Avant toi,
le temps gisait à profusion
et je ne maugréais pas.
Avant toi,
je n’avais pas peur de la mer
ni de l’orage
ni du froid
ni du vent qui cogne contre la montagne
et je ne distinguais pas le message des lunes.
Avant toi,
mon corps était seule
et l’amour était flamme, tempête et vague.
Avant toi,
les scarabées et le nombre de leurs pattes m’importait peu.
Avant toi,
je ne savais pas être là,
construire inlassablement des barrages
répéter des couleurs, chanter des noms de fleurs.
La responsabilité ? Je n’en avais pas.
La fatigue ? Je ne la connaissais pas.
Je dormais repliée sur ma peur,
elle ne cernait que moi.
Je ne savais pas la violence
Je méconnaissais mon histoire
Grâce à toi, je prends souvent l’enfant que j’étais dans mes bras.

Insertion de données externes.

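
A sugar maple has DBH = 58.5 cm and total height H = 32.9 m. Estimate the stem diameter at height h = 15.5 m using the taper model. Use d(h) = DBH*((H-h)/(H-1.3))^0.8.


Taper: d(h) = DBH * ((H - h) / (H - 1.3))^0.8
Numerator = H - h = 32.9 - 15.5 = 17.4 m
Denominator = H - 1.3 = 32.9 - 1.3 = 31.6 m
Ratio = 17.4 / 31.6 = 0.55063
d = 58.5 * 0.55063^0.8 = 36.3 cm

36.3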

Avant toi, je pensais pouvoir dire et saisir
Et me voilà dans l’océan de l’innommable
Avec mes doutes qui gesticulent en moi
Construire et sans cesse tout remettre à plat
Et entre temps cuisiner de bons petits plats
Vertige de douceur
Amertume et joie
Je vois bien que la terre n’est ronde
qu’à travers toi.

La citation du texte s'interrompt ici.